Finished a mod (finally) on a fairly big zoomie - the Xanes X915 P10, bought here on Ali. Came to my attention in the Zoomie thread here, Texas Toasted posting here. It's listed here on BG, but a bit pricey.
Originally planned on a SBT90.2 but decided against it because I got a SBT90.2 in a 1504 already, and the heat is not handled very well. So, a white flat W1 will do with a FET+1 driver running my tweaked Anduril. Plan is to use lighter gauge long leads for the LED's, since they already have to be long through the tube.
From the listing:
Stock parts. Notice the long wires that are needed, and the white plastic centering ring will be tossed.

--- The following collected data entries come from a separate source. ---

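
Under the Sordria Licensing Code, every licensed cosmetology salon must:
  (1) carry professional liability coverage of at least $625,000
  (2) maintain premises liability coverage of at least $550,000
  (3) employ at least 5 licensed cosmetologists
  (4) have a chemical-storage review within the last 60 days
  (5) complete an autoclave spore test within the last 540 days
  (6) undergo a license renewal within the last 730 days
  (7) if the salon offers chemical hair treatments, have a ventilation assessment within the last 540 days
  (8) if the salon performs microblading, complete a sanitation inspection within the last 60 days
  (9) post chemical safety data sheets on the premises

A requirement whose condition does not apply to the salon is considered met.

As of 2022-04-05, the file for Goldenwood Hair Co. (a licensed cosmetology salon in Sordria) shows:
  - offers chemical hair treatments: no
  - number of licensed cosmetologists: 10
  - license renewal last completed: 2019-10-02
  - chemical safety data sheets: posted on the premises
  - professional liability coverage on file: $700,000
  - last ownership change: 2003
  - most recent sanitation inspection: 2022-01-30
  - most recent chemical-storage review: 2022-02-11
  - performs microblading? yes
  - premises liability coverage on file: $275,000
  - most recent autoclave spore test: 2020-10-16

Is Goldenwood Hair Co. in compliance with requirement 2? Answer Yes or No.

2. premises liability coverage $275,000 < $550,000 → not met

No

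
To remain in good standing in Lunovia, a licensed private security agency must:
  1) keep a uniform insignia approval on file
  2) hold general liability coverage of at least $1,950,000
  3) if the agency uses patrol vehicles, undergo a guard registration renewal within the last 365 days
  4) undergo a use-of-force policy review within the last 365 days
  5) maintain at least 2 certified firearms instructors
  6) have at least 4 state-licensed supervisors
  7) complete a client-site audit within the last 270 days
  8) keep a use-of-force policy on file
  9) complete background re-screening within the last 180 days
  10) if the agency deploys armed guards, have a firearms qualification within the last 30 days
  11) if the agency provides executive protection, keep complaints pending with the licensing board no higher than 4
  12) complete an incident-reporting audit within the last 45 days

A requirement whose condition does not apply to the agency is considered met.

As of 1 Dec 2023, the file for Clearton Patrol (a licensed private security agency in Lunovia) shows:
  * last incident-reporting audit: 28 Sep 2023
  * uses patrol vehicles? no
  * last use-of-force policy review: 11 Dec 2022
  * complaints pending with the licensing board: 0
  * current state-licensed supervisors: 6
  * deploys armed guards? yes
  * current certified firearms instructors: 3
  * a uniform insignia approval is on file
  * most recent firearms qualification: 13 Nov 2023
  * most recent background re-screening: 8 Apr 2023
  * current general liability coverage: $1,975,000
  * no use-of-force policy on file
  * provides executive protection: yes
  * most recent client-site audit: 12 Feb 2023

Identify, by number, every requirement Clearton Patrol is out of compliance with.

7, 8, 9, 12

1. uniform insignia approval present → met
2. general liability coverage $1,975,000 ≥ $1,950,000 → met
3. condition 'uses patrol vehicles' does not hold → requirement n/a → met
4. use-of-force policy review 355 days ago vs limit 365 → met
5. certified firearms instructors 3 ≥ 2 → met
6. state-licensed supervisors 6 ≥ 4 → met
7. client-site audit 292 days ago vs limit 270 → not met
8. use-of-force policy absent → not met
9. background re-screening 237 days ago vs limit 180 → not met
10. condition 'deploys armed guards' holds; firearms qualification 18 days ago vs limit 30 → met
11. condition 'provides executive protection' holds; complaints pending with the licensing board 0 ≤ 4 → met
12. incident-reporting audit 64 days ago vs limit 45 → not met
Not met: 7, 8, 9, 12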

USB Charger/power bank support:
Driver electronics (partial):
Switch, LED's, and more driver parts:
Driver parts stripped:
Lots of wiring needed to make use of the LED's on each side of the switch, plus switch wire, and batt+ to the board:
FET+1/Anduril installed. Spring replaced a small brass button. I wanted heavier, more wiring on Batt- grnd to help with drawing heat away from the driver, since it's not properly mounted. The Batt+ to LED is already taken care of. The green LED's go to MCU pin #2, while the blue LED's go th MCU pin #7. Anduril supports it on both pins, but currently they do the same thing. I was able to use 2 greens and 2 blues, half of what the light has. The stock driver/MCU controls 8 LED's individually from 6 I/O pins. It provides both + and - to the LED's. If the MCU switches the polarity, the other LED in each pair lights up, so they must be alternating polarity to light up both, probably via PWM's. For this driver with the ATtiny85, I simply wired one side to ground so I could control 1/2 of them.
Copper round, 14 gauge, on backside of the shelf, thermal epoxied in, reflow of the W1 on a stock 3535 XP MCPCB:
Drill/tapped 2 screws, used MX4 under the MCPCB:
Close-up of reflow job, I think it's ok, not perfectly centered:
Backside after mounted:
26 AWG long LED wires got 5 amps on a Samsung 35E, but want to do better. Tried 24 AWG and it bumped a little to ~5.2 amps, so I added a 22 AWG spring bypass on the tail.
Here's how it looks:
Compared to a couple of other similar throwers, 1504 on the left, Noctigon K1 on the right:
Now with a B158 on the right:
Results:
Recorded 717 kcd taken at 5 meters (just over 1 mile), on a 4.19V Samsung 35E. I think that's in the ballpark of what I'd expect. The hot spot is tiny - somewhat difficult to get the reading but after some re-positioning of the meter, I could clearly hold it in the 700 -717 kcd range.
Sorry, didn't get a firm recorded measure on the lens width but when I did measure it, I found it to be about dead-on with the 1504's lens, though the Xanes is plastic, not glass like the 1504.
The green and blue LED's look awesome, specially with Anduril 2 level brightness controls.